There were a bunch of firsts today, including the boys and girls frosh fours, which were won by Malvern and Baldwin, respectively.
Additionally, the Phyllis Graham trophy, named for Clete Graham's mother, who passed away unexpectedly this winter, was awarded for the first time this year to the winner of the girls light four. In each of the fifteen years Graham has been running the show on the awards dock at Stotes, Mrs. Graham has been assisting the effort a few feet away in the trophy area. Clete and his niece awarded the trophy themselves to winner Montclair in an emotional and touching ceremony.
The Moorestown boys won their first boys eight win today. Coach John Lloyd said the win was the result of three years of dedication to expanding the program to be able to compete with the big programs in the area.
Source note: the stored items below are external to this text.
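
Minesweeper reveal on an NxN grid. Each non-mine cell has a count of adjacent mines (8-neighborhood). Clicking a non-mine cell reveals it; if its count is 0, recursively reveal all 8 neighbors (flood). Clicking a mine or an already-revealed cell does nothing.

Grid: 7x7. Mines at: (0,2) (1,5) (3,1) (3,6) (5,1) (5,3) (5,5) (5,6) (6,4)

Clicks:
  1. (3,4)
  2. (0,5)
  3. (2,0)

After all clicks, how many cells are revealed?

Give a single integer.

Click 1 (3,4) count=0: revealed 15 new [(1,2) (1,3) (1,4) (2,2) (2,3) (2,4) (2,5) (3,2) (3,3) (3,4) (3,5) (4,2) (4,3) (4,4) (4,5)] -> total=15
Click 2 (0,5) count=1: revealed 1 new [(0,5)] -> total=16
Click 3 (2,0) count=1: revealed 1 new [(2,0)] -> total=17

Answer: 17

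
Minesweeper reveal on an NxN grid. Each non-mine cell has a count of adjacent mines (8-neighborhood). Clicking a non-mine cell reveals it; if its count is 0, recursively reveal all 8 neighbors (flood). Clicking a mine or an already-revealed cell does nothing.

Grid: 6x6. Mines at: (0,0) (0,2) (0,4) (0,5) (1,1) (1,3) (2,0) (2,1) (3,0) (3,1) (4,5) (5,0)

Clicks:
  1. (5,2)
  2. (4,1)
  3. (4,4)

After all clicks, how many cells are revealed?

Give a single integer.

Click 1 (5,2) count=0: revealed 14 new [(2,2) (2,3) (2,4) (3,2) (3,3) (3,4) (4,1) (4,2) (4,3) (4,4) (5,1) (5,2) (5,3) (5,4)] -> total=14
Click 2 (4,1) count=3: revealed 0 new [(none)] -> total=14
Click 3 (4,4) count=1: revealed 0 new [(none)] -> total=14

Answer: 14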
The team crew from 53 kids to over 90 kids, and the coaching staff went from four to nine during the time as a club program supported primarily by the athletes and their parents.
The Winter Park second varsity eight may have had the largest weight spread of any crew in the regatta - 85 lbs from heaviest to lightest.
And finally, a touch of the absurd: the coxswain of the Prep boy's lightweight four arrived at the medals dock eating a hamburger.
See you next year at one of the most fun regattas around.